Two children were hospitalized with non-life-threatening injuries after being shot while riding in a Waymo autonomous vehicle Sunday night, police said.
The shooting occurred near the intersection of 2nd Street and Broadway in Santa Monica, according to the Santa Monica Police Department. One child sustained a wound to the arm and the other to the torso. Both victims are in stable condition at a local hospital.
Police said preliminary information indicates the shooting was targeted and followed a verbal altercation earlier in the evening between the victims and the suspect. The children were passengers in the autonomous rideshare vehicle when the suspect approached on foot and fired multiple rounds into the vehicle before fleeing, authorities said.
The victims and suspect were seen arguing a few blocks away from the shooting location, police said.
The incident adds to a series of violent attacks targeting Waymo's autonomous vehicles across Southern California over the past year, though Sunday's shooting appears to be the first wounding passengers and marks an escalation in violence involving the company's fleet.
The most dramatic incident occurred June 8 during anti-ICE protests in downtown Los Angeles, where demonstrators surrounded five Waymo vehicles near Los Angeles Street. Protesters slashed tires, smashed windows and spray-painted anti-ICE slogans on the white vehicles before setting three of them ablaze. Video footage showed thick black smoke billowing from the burning electric vehicles as protesters tore off doors and one individual used a makeshift flamethrower to ignite a car's interior.

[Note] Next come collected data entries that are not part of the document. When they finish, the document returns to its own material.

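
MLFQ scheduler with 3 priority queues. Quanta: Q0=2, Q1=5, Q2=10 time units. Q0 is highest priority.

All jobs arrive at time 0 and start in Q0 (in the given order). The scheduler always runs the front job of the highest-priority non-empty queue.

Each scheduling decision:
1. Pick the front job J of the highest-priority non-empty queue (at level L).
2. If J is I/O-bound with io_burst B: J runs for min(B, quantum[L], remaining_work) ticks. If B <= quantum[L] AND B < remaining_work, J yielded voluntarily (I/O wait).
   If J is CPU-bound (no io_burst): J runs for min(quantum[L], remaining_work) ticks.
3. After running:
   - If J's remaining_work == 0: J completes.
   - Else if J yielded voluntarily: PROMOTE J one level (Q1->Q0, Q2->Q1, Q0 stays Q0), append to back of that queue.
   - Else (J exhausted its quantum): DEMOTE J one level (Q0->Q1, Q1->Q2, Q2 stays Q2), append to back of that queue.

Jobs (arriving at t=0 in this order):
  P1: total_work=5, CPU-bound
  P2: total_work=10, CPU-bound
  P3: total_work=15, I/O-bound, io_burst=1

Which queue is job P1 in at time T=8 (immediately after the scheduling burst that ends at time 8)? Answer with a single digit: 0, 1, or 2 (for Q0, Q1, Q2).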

The Los Angeles Fire Department responded to douse the fires while police warned the public about toxic smoke from burning lithium-ion batteries. All five vehicles were empty at the time, with no safety drivers or passengers, and no injuries were reported.
The attack prompted Waymo to immediately suspend service in downtown Los Angeles and pull its fleet from the area indefinitely. The following weekend, anticipating further unrest during nationwide "No Kings" protests, Waymo proactively expanded its service suspension across Los Angeles, Santa Monica, Marina del Rey, Inglewood, Beverly Hills and Glendale. The company also temporarily grounded fleets in San Francisco, Phoenix, Austin and Atlanta as a precaution.
Los Angeles Mayor Karen Bass and California Gov. Gavin Newsom publicly condemned the June violence, with Newsom attributing it to agitators who had infiltrated otherwise peaceful protests.
Earlier in 2025, Waymo faced sustained resistance from Santa Monica residents frustrated by constant safety beeping noises from the company's fleet of about 56 vehicles based in the city. Residents organized to physically block vehicles from entering or exiting charging facilities, using traffic cones, parked cars and even their own bodies in protests dubbed "stacking the Waymos."
The standoffs persisted through spring, prompting Waymo to call police at least six times and even seek a temporary restraining order against one particularly active protester, though a judge denied the request. Santa Monica officials became involved by February as noise complaints mounted.
In January, a Waymo vehicle was vandalized by a crowd in Los Angeles' Beverly Grove neighborhood near La Cienega Boulevard and West 3rd Street. Attackers kicked and jumped on the unoccupied car, tore off a door, smashed windows and the windshield, and flattened at least one tire. No arrests were made.
The pattern of attacks has extended beyond Southern California. In February 2024, a Waymo vehicle was set ablaze during Lunar New Year celebrations in San Francisco's Chinatown. In June 2024, a San Francisco man was arrested and charged with 17 counts of felony vandalism after slashing tires on 17 Waymo cars over three nights.
Observers have noted that the driverless vehicles have become targets partly because they are seen as symbols of intrusive technology and mobile surveillance devices. The vehicles carry arrays of sensors and 360-degree cameras, leading to perceptions among some protesters that they function as "surveillance cameras on wheels" that could assist law enforcement.
The Los Angeles Police Department has acknowledged using footage from Waymo cameras to help solve unrelated crimes, fueling concerns about surveillance among privacy-conscious demonstrators.
Waymo, owned by Google parent company Alphabet, has consistently tried to downplay intentional targeting of its vehicles, emphasizing after the downtown Los Angeles fires that it did not believe the cars were deliberately targeted but rather "happened to be present" during unrest.
Detectives are reviewing video footage and pursuing all leads in Sunday's shooting investigation. The Santa Monica Police Department asked anyone with information to contact the Watch Commander at 310-458-8427.
Waymo issued a statement saying the company is coordinating with police on the investigation. The incident remains under active investigation, with police promising updates as additional details are confirmed.